Résultats de l’analyse phylogénétique de Loewen et ses collègues, qui classe Lokiceratops comme un centrosauriné (1), dans un clade avec Medusaceratops et Albertaceratops qu’ils baptisent Albertaceratopsini (3)

Lokiceratops se distingue principalement par son ornementation crânienne composée de deux cornes postorbitales et d’une collerette avec de nombreux épipariétaux et épisquamosaux. Lokiceratops se distingue d’Albertaceratops par l’absence de corne nasale. Les épipariétaux les plus grands de Lokiceratops sont les épipariétaux 2, comme chez Medusaceratops, et ont une forme recourbée extérieurement. Les épipariétaux 1 forment une pointe vers le haut tandis que les autres épipariétaux et épisquamosaux sont plus petits.

Dessin reconstituant le crâne de Lokiceratops ; on note l’absence de corne nasale et la forme caractéristique et asymétrique des épipariétaux 1 et 2 sur la collerette osseuse

La collerette osseuse de Lokiceratops est également asymétrique, comme chez de nombreux autres cératopsiens, mais aussi chez les bois des rennes actuels. Loewen et ses collègues ne peuvent déterminer si cette asymétrie est caractéristique, sujette à une variation intraspécifique ou ontogénique, ou encore si elle est liée à une anomalie de développement.

Photographie de la collerette osseuse de l’holotype (EMK 0012) de Lokiceratops rangiformis ; on note la forme caractéristique et asymétrique des épipariétaux 1 (ep1) et 2 (ep2) alors que les autres épipariétaux (ep) et épisquamosaux (es) sont plus petits

Comme chez les autres cératopsiens, les ornements crâniens de Lokiceratops ont probablement joué un rôle dans la communication intraspécifique, notamment pour la sélection sexuelle. Loewen et ses collègues avancent que la sélection sexuelle a pu être l’une des raisons majeures de la très grande diversité de centrosaurinés en Amérique du Nord en seulement quelques millions d’années. Elle a pu se combiner à une partition de niche écologique ainsi qu’à des variations du climat et des environnements.

Arbre phylogénétique de Centrosaurinae montrant l’évolution de l’ornementation de la collerette osseuse ; on note l’ornementation très similaire entre Medusaceratops et Lokiceratops

Lokiceratops était un grand centrosauriné qui mesurait 6 mètres de longueur, avec un crâne mesurant à lui seul 2 mètres. Il vivait dans un environnement de plaines inondables, en compagnie de tortues, de choristodères, de crocodylomorphes, de squamates, de nombreux autres cératopsiens, du pachycephalosaure Stegoceras, des hadrosauridés Probrachylophosaurus, Brachylophosaurus et Corythosaurus, des ankylosaures Zuul et Edmontonia, de troodontidés, des tyrannosauridés Daspletosaurus et Gorgosaurus, des dromaeosauridés Saurornitholestes et Dromaeosaurus et d’oiseaux.

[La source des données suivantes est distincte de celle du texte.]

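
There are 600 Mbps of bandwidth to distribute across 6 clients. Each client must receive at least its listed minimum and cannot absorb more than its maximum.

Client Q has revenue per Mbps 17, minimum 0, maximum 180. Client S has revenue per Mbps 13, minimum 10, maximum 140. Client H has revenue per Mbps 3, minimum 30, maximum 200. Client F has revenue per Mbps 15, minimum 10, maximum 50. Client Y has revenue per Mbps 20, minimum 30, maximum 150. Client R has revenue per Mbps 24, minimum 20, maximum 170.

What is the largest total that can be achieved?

Meeting every minimum uses 0+10+30+10+30+20 = 100 Mbps, leaving 500.
Rank by revenue per Mbps: Client R 24 > Client Y 20 > Client Q 17 > Client F 15 > Client S 13 > Client H 3.
Client R takes 150 more to reach its cap of 170 ; 350 left.
Client Y: +120 to 150 (cap) ; 230 left.
Client Q takes 180 more to reach its cap of 180 ; 50 left.
Client F: +40 to 50 (cap) ; 10 left.
Only 10 left; Client S takes them to reach 20.
Total = 17×180 + 13×20 + 3×30 + 15×50 + 20×150 + 24×170 = 11240.

11240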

Reconstitution du vivant de Lokiceratops

Référence : Loewen, M.A.; Sertich, J.J.W.; Sampson, S.; O’Connor, J.K.; Carpenter, S.; Sisson, B.; Øhlenschlæger, A.; Farke, A.A.; Makovicky, P.J.; Longrich, N.; Evans, D.C., 2024, Lokiceratops rangiformis gen. et sp. nov. (Ceratopsidae: Centrosaurinae) from the Campanian Judith River Formation of Montana reveals rapid regional radiations and extreme endemism within centrosaurine dinosaurs. PeerJ. 12: e17224.